11th Pavia Graduate Conference in Political Philosophy – Abstract/Mráz


Attila Mráz

On the Logical Priority of Justice over Legitimacy: The Case of Political Equality

In this paper I argue against a recent proceduralist approach to political theory which urges us to focus on questions of legitimacy—the moral rightness of political procedures—while bracketing questions of justice—the moral rightness of political outcomes. The major motivation behind this approach is to contain our reasonable disagreement on substantive issues of justice by focusing instead on legitimate ways of deciding between them (Valentini 2013, 2013; Waldron 1999, Rawls 1993). Yet my aim is to show that this approach is misguided, as it falsely assumes that we can specify requirements of legitimacy independently of requirements of justice. Specifically, I show that this assumption is mistaken because some aspects of political equality, a necessary condition of the legitimacy of political deliberation and decision-making procedures, cannot be specified without reliance on a particular theory of distributive justice. First, I distinguish between the formal and the substantive aspects of political equality. Second, for illustrative purposes, I briefly elaborate on a roughly Dworkinian account of political equality to show that the content of the substantive aspect of political equality depends on the content of the theory of distributive justice you endorse. Third, I provide a formal argument concluding that requirements of legitimacy are logically dependent on requirements of justice.
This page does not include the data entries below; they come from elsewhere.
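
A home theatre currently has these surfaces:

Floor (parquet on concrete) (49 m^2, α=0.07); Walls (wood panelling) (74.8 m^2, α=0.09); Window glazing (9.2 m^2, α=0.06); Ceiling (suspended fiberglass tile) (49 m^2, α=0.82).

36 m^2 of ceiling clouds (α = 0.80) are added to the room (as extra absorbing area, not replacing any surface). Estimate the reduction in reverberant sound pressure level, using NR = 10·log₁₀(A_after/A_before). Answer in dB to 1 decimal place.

A_before = Σ Sᵢαᵢ = 49×0.07 + 74.8×0.09 + 9.2×0.06 + 49×0.82 = 50.894 sabins.
Added absorption = 36 × 0.80 = 28.800 sabins.
New total A_after = 79.694 sabins.
Reduction = 10 log₁₀(A_after/A_before) = 10 log₁₀(1.5659) = 1.9 dB.

1.9 dB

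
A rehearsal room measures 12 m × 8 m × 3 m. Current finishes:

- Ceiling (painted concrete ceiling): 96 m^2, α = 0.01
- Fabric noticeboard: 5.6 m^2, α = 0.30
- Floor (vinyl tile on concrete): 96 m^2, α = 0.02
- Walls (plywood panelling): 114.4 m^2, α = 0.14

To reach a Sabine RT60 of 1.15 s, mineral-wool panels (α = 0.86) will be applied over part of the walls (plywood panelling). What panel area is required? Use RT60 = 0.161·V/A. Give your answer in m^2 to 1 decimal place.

Total absorption A₁ = 96×0.01 + 5.6×0.30 + 96×0.02 + 114.4×0.14
  = 0.960 + 1.680 + 1.920 + 16.016 = 20.576 m^2 sabins.
V = 288 m³. Target absorption A₂ = 0.161 × 288 / 1.15 = 40.320 sabins.
Absorption to add: 40.320 − 20.576 = 19.744 sabins.
Each m^2 of panel replacing the walls (plywood panelling) adds (0.86 − 0.14) = 0.72 sabins.
Area = ΔA/Δα = 19.744/0.72 = 27.4 m^2.

27.4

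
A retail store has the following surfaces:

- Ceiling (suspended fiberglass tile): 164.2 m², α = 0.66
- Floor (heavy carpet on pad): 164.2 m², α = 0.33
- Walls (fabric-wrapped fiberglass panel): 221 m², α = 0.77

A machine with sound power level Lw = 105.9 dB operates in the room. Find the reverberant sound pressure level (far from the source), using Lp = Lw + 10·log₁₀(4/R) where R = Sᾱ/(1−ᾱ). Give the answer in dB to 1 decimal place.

82.7 dB

Σ(Sᵢαᵢ) = 164.2·0.66 + 164.2·0.33 + 221·0.77 = 332.728; total area S = 549.4 m².
ᾱ = 332.728/549.4 = 0.6056; R = Sᾱ/(1−ᾱ) = 332.728/(1−0.6056) = 843.631 m².
Lp = 105.9 + 10·log₁₀(4/843.631) = 105.9 + (-23.24) = 82.7 dB.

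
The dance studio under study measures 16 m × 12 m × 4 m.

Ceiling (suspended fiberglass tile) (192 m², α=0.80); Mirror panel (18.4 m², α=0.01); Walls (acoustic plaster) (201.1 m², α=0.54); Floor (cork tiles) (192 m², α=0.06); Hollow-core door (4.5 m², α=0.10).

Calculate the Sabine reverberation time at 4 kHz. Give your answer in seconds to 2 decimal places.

Total absorption A = 192·0.80 + 18.4·0.01 + 201.1·0.54 + 192·0.06 + 4.5·0.10
  = 153.600 + 0.184 + 108.594 + 11.520 + 0.450 = 274.348 m² sabins.
Room volume: 768 m³.
Sabine: RT60 = 0.161 × 768 / 274.348 = 0.45 s.

0.45 seconds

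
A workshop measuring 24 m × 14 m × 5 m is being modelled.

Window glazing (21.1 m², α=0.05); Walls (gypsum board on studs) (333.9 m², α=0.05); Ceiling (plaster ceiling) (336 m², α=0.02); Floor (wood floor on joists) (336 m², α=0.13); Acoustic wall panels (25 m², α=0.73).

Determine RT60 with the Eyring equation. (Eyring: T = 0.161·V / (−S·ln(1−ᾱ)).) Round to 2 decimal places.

Total surface area S = 21.1 + 333.9 + 336 + 336 + 25 = 1052.0 m².
Absorption A = 21.1×0.05 + 333.9×0.05 + 336×0.02 + 336×0.13 + 25×0.73 = 86.400 sabins.
Mean coefficient ᾱ = A/S = 0.0821.
−S·ln(1−ᾱ) = −1052.0 × ln(1 − 0.0821) = 90.122.
V = 24 × 14 × 5 = 1680 m³.
RT60 = 0.161 × 1680 / 90.122 = 3.00 s.

3.00 sec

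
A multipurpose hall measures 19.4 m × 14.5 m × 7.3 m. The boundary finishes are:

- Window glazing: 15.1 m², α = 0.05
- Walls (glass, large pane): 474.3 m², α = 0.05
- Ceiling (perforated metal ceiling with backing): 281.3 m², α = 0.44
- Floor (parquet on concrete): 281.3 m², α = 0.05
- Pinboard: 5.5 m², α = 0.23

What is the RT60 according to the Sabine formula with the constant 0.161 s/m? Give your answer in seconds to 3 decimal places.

2.021 sec

Summing Sᵢαᵢ: 0.755 + 23.715 + 123.772 + 14.065 + 1.265 → A = 163.572 sabins.
Room volume: 2053.49 m³.
T = 0.161 V/A = 0.161·2053.49/163.572 = 2.021 s.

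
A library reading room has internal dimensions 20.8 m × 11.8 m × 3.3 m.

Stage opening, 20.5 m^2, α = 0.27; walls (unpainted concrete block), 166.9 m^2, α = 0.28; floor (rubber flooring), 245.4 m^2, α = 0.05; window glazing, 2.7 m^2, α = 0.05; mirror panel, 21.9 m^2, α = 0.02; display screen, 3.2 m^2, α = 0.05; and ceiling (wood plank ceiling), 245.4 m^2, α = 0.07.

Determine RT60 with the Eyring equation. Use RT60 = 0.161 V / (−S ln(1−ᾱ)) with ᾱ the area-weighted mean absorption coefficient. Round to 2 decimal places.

1.49 s

S = Σ Sᵢ = 706.0 m^2.
Absorption A = 20.5×0.27 + 166.9×0.28 + 245.4×0.05 + 2.7×0.05 + 21.9×0.02 + 3.2×0.05 + 245.4×0.07 = 82.448 sabins.
Mean coefficient ᾱ = A/S = 0.1168.
Eyring denominator: −S ln(1−ᾱ) = 87.688.
V = 20.8 × 11.8 × 3.3 = 809.952 m³.
RT60 = 0.161 × 809.952 / 87.688 = 1.49 s.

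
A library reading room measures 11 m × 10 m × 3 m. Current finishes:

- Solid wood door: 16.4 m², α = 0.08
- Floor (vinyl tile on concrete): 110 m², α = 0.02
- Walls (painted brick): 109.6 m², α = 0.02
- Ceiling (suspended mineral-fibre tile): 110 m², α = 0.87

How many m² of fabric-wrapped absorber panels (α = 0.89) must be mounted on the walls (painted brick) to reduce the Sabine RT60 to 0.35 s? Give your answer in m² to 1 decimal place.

Total absorption A₁ = 16.4*0.08 + 110*0.02 + 109.6*0.02 + 110*0.87
  = 1.312 + 2.200 + 2.192 + 95.700 = 101.404 m² sabins.
V = 330 m³. Target absorption A₂ = 0.161 × 330 / 0.35 = 151.800 sabins.
Absorption to add: 151.800 − 101.404 = 50.396 sabins.
Net gain per m²: Δα = 0.89 − 0.02 = 0.87.
Panel area = 50.396 / 0.87 = 57.9 m².

57.9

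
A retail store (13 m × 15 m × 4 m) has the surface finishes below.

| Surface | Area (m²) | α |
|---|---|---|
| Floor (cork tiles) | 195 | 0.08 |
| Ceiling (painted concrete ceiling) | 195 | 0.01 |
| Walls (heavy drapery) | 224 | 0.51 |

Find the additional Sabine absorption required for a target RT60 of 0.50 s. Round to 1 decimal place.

Summing Sᵢαᵢ: 15.600 + 1.950 + 114.240 → A₁ = 131.790 sabins.
Target A₂ = 0.161·780/0.50 = 251.160 sabins (V = 780 m³).
Additional absorption ΔA = 251.160 − 131.790 = 119.4 sabins.

119.4 sabins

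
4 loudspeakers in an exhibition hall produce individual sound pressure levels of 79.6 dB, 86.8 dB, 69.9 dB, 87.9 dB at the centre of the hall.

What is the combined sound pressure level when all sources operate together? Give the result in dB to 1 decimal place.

90.8 dB

Sum in the linear (power) domain: Σ 10^(Lᵢ/10) = 10^(79.6/10) + 10^(86.8/10) + 10^(69.9/10) + 10^(87.9/10) = 1.196e+09.
L_total = 10·log₁₀(1.196e+09) = 90.8 dB.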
Finally, I address and rebut an objection from legitimacy minimalism or political libertarianism: namely, that we should decide what substantive political equality requires in majoritarian ways, and consider only formal political equality as a necessary condition of legitimacy. I conclude that when we are looking for the right political procedures, we cannot bracket questions of substantive justice and our disagreements concerning what justice requires. My argument shows that disagreement over the right principles and requirements of justice escalates into a disagreement over what political equality, and a fortiori, over what legitimacy requires.